Mais il n’entend plus renouveler ce stock. « Nous ne devons pas admettre
cela. Théoriquement, l’hôpital dispose d’une autonomie de gestion mais
dans la pratique, sa marge de manœuvre est assez réduite »,
argumente-t-il. Le praticien impute aussi les ruptures de stock à
l’obligation pour l’hôpital de respecter le schéma directeur
d’approvisionnement en médicaments en vigueur dans notre pays. Ce schéma
oblige les établissements publics hospitaliers à payer les médicaments
avec la Pharmacie populaire du Mali (PPM).
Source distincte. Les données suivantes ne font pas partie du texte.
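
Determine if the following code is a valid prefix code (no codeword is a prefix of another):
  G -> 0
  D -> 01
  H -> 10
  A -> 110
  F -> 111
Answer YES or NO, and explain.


Checking each pair (does one codeword prefix another?):
  G='0' vs D='01': prefix -- VIOLATION

NO -- this is NOT a valid prefix code. G (0) is a prefix of D (01).


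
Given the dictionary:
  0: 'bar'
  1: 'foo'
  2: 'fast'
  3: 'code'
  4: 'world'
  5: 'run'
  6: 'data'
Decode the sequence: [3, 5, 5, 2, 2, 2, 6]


Look up each index in the dictionary:
  3 -> 'code'
  5 -> 'run'
  5 -> 'run'
  2 -> 'fast'
  2 -> 'fast'
  2 -> 'fast'
  6 -> 'data'

Decoded: "code run run fast fast fast data"


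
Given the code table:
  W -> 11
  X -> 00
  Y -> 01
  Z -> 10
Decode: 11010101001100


Decoding:
11 -> W
01 -> Y
01 -> Y
01 -> Y
00 -> X
11 -> W
00 -> X


Result: WYYYXWX


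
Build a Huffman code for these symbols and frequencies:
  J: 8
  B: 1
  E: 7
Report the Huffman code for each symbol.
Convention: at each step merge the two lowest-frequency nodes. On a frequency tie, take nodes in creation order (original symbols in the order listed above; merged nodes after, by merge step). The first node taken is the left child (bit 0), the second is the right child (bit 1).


Huffman tree construction:
Step 1: Merge B(1) + E(7) = 8
Step 2: Merge J(8) + (B+E)(8) = 16
Read each symbol's code off the tree from the root (left child = 0, right child = 1).

Codes:
  J: 0 (length 1)
  B: 10 (length 2)
  E: 11 (length 2)
Average code length: 24/16 = 1.5000 bits/symbol


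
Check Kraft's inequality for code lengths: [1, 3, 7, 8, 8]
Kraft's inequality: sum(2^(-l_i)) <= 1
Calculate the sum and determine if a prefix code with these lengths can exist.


Sum = 2^(-1) + 2^(-3) + 2^(-7) + 2^(-8) + 2^(-8)
    = 0.5 + 0.125 + 0.0078125 + 0.00390625 + 0.00390625
    = 164/256 = 0.640625
Since 0.640625 <= 1, Kraft's inequality IS satisfied.
A prefix code with these lengths CAN exist.

Kraft sum = 0.640625. Satisfied.


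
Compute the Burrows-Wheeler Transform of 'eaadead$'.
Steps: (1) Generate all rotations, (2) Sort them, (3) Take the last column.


Rotations (sorted):
  0: $eaadead -> last char: d
  1: aadead$e -> last char: e
  2: ad$eaade -> last char: e
  3: adead$ea -> last char: a
  4: d$eaadea -> last char: a
  5: dead$eaa -> last char: a
  6: eaadead$ -> last char: $
  7: ead$eaad -> last char: d


BWT = deeaaa$d


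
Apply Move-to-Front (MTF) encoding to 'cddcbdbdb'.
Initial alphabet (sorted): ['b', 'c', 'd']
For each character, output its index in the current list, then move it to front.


MTF encoding:
'c': index 1 in ['b', 'c', 'd'] -> ['c', 'b', 'd']
'd': index 2 in ['c', 'b', 'd'] -> ['d', 'c', 'b']
'd': index 0 in ['d', 'c', 'b'] -> ['d', 'c', 'b']
'c': index 1 in ['d', 'c', 'b'] -> ['c', 'd', 'b']
'b': index 2 in ['c', 'd', 'b'] -> ['b', 'c', 'd']
'd': index 2 in ['b', 'c', 'd'] -> ['d', 'b', 'c']
'b': index 1 in ['d', 'b', 'c'] -> ['b', 'd', 'c']
'd': index 1 in ['b', 'd', 'c'] -> ['d', 'b', 'c']
'b': index 1 in ['d', 'b', 'c'] -> ['b', 'd', 'c']


Output: [1, 2, 0, 1, 2, 2, 1, 1, 1]


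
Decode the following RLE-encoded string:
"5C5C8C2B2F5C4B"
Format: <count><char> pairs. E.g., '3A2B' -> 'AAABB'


Expanding each <count><char> pair:
  5C -> 'CCCCC'
  5C -> 'CCCCC'
  8C -> 'CCCCCCCC'
  2B -> 'BB'
  2F -> 'FF'
  5C -> 'CCCCC'
  4B -> 'BBBB'

Decoded = CCCCCCCCCCCCCCCCCCBBFFCCCCCBBBB


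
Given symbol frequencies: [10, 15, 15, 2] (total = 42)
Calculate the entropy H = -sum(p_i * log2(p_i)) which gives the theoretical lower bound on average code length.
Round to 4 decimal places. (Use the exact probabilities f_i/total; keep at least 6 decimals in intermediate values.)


Per-symbol terms -p_i * log2(p_i) with p_i = f_i/42:
  p = 10/42 = 0.238095: log2(p) = -2.070389, -p*log2(p) = 0.492950
  p = 15/42 = 0.357143: log2(p) = -1.485427, -p*log2(p) = 0.530510
  p = 15/42 = 0.357143: log2(p) = -1.485427, -p*log2(p) = 0.530510
  p = 2/42 = 0.047619: log2(p) = -4.392317, -p*log2(p) = 0.209158
H = 0.492950 + 0.530510 + 0.530510 + 0.209158 = 1.763128

H = 1.7631 bits/symbol


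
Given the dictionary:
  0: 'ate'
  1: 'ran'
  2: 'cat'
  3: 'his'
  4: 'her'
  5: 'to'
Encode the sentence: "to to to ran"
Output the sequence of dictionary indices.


Look up each word in the dictionary:
  'to' -> 5
  'to' -> 5
  'to' -> 5
  'ran' -> 1

Encoded: [5, 5, 5, 1]


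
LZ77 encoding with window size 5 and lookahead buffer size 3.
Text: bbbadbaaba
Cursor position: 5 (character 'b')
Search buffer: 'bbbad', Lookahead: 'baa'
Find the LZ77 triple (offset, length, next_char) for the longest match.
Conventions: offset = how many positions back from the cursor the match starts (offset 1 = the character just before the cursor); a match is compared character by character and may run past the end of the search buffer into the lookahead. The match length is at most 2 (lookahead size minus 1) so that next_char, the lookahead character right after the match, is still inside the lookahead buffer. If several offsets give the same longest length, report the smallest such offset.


Try each offset into the search buffer:
  offset=1 (pos 4, char 'd'): match length 0
  offset=2 (pos 3, char 'a'): match length 0
  offset=3 (pos 2, char 'b'): match length 2
  offset=4 (pos 1, char 'b'): match length 1
  offset=5 (pos 0, char 'b'): match length 1
Longest match has length 2 at offset 3.
next_char = character at position 5 + 2 = 7 -> 'a'

Best match: offset=3, length=2 (matching 'ba' starting at position 2)
LZ77 triple: (3, 2, 'a')


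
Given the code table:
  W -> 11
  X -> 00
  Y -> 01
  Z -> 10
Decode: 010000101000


Decoding:
01 -> Y
00 -> X
00 -> X
10 -> Z
10 -> Z
00 -> X


Result: YXXZZX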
Le Pr Zanafon Ouattara estime que pour soulager les établissements
hospitaliers, il est nécessaire de sortir les commandes de médicaments
et équipements médicaux de la procédure des marchés publics.

Le chef du service d’urologie a informé l’administration hospitalière,
en sa qualité de directeur de la commission médicale d’établissement, de
la rupture de produits anesthésiques.

Pourquoi les ruptures sont-elles si fréquentes ces derniers mois ? Les
produits anesthésiques sont pourtant disponibles à la PPM comme a pu le
vérifier, hier, un émissaire de l’hôpital Gabriel Touré qui souhaitait
commander 64 flacons d’halothane (un produit anesthésique dont la PPM
possède 30 flacons en stock) et un stock d’autres produits
anesthésiques. A la Pharmacie populaire du Mali, un responsable assure
que Gabriel Touré n’a aucun problème d’approvisionnement avec la
pharmacie. Le centre hospitalier universitaire serait bloqué par le
système paiement au comptant des commandes. Selon notre interlocuteur,
l’hôpital devait plus de 300 millions de Fcfa à la PPM. Ces impayés ont
été épongés par l’actuel ministre de la Santé et de l’Hygiène publique
pour permettre à l’établissement de souffler un peu. L’administration de
Gabriel Touré avait même passé une commande de 9 millions de Fcfa de
médicaments anesthésiques le 29 avril dernier.

Aujourd’hui, cette provision semble épuisée. Nous n’avons pu entrer en
contact avec le responsable de la pharmacie hospitalière pour mieux
comprendre les difficultés de Gabriel Touré à s’approvisionner
régulièrement en produits anesthésiques.